I’m a bit late to the Spiderwick party, but I’m very glad I joined.

The Grace children- identical twins Jared and Simon, plus older sister Mallory – move into their crazy great-aunt’s old house. Jared in particular hates it, especially the squirrel he thinks lives in the wall. Very quickly we discover, however, that the noises at night are not being made by a squirrel…

The characters themselves are as engaging as the plot, although in the way of young children’s books, they are quite basic to begin with. Jared is an inadvertent trouble maker (and sometimes not so inadvertent) who tries hard but can’t seem to get into his family’s good books. Simon is the animal-loving sweetheart and Mallory the tough, talented older sister with  what seems like anger management issues. I’d gladly read more about them all any day of the week.

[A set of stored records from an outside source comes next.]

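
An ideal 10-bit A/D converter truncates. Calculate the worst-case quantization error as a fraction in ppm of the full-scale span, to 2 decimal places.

Truncating → worst-case error = 1 LSB = V_FS/2^10, so 1e+06/1024 = 976.562 ppm of full scale.

976.56 ppm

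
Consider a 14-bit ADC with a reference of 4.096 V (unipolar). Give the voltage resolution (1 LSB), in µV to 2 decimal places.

250.00 µV

Full-scale span = 4.096 V.
LSB = 4.096 / 2^14 = 4.096 / 16384 = 0.00025 V = 250.00 µV.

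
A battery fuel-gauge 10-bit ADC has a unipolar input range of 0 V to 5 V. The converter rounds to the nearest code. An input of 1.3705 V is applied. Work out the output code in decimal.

With 1024 levels over 5 V, one step is 4.883 mV.
(1.3705 − 0) / 0.00488281 = 280.678 LSBs.
So the output code is 281.

code 281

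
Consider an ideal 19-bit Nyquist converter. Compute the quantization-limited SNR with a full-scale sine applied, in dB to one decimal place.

SNR ≈ 6.02·N + 1.76 dB = 6.02·19 + 1.76 = 116.14 dB.

116.1 dB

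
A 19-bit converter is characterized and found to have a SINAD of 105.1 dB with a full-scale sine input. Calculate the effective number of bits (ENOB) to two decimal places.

ENOB = (SINAD − 1.76) / 6.02 = (105.1 − 1.76)/6.02 = 17.166.

17.17 bits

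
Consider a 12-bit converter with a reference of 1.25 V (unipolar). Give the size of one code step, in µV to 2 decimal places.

Full-scale span = 1.25 V.
LSB = 1.25 / 2^12 = 1.25 / 4096 = 0.000305176 V = 305.18 µV.

305.18 µV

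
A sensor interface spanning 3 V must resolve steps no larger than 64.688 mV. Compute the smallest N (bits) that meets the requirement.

6 bits

Number of steps required ≥ 3 V / 64.688 mV = 46.38.
Need 2^N ≥ 46.38; 2^5 = 32, 2^6 = 64.
Minimum N = 6.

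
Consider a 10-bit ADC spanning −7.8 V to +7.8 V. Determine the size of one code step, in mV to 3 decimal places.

Full-scale span = 15.6 V.
LSB = 15.6 / 2^10 = 15.6 / 1024 = 0.0152344 V = 15.234 mV.

15.234 mV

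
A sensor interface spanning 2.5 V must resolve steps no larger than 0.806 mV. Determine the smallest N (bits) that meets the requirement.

12 bits

Number of steps required ≥ 2.5 V / 0.806 mV = 3101.74.
Need 2^N ≥ 3101.74; 2^11 = 2048, 2^12 = 4096.
Minimum N = 12.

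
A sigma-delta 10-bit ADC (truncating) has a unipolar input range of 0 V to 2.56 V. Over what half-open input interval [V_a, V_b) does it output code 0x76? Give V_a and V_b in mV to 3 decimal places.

LSB = 2.56/2^10 = 2.500 mV.
Code 0x76 = 118 decimal.
V_a = V_low + 118·LSB = 0.295 V; V_b = V_low + 119·LSB = 0.2975 V.

[295.000 mV, 297.500 mV)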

The Field Guide is a fast-paced introduction in the world of Spiderwick, and every moment holds your attention. Well-written and simply spun, it’s a short novel that all fans of fantasy will enjoy, regardless of their age. It is written for a younger audience (5-8) and, after reading it out of curiosity and loving it myself, I will be sharing it with my nieces who are in that blessed age bracket.

A happy afternoon’s entertainment.


Book 2: The Seeing Stone (4 stars)


book2coverVerdict: More action but not quite as pacy as the last one. Still a very good story.

And it all kicks off! With the revelation that the Fae-folk are as real as you and me, Jared, Simon and Mallory promptly land themselves into trouble. Thimbletack, their house Brownie, warns all three of them to relinquish the Field Guide but Jared keeps it, leading to Simon being abducted by goblins.

Although an easy read, interesting and certainly more action-packed than the first book, I found The Seeing Stone somehow hit a slower pace than The Field Guide. Particularly I felt that Jared and Mallory should have perhaps chased after Simon more speedily than they did, as it seemed quite some time between him being abducted and the two of them setting out to find him – despite the logic in the approach of their rescue! It just lacked a sense of urgency.

That said, once Mallory and Jared actually set out on their mission, what followed was a page-turning success, filled with danger, intrigue, and challenges of both mind and body. We learned more about the Fae world and the book opened up more questions with every answer they gave.

I’m looking forward to getting stuck into the next one (which is currently in my bag waiting for me).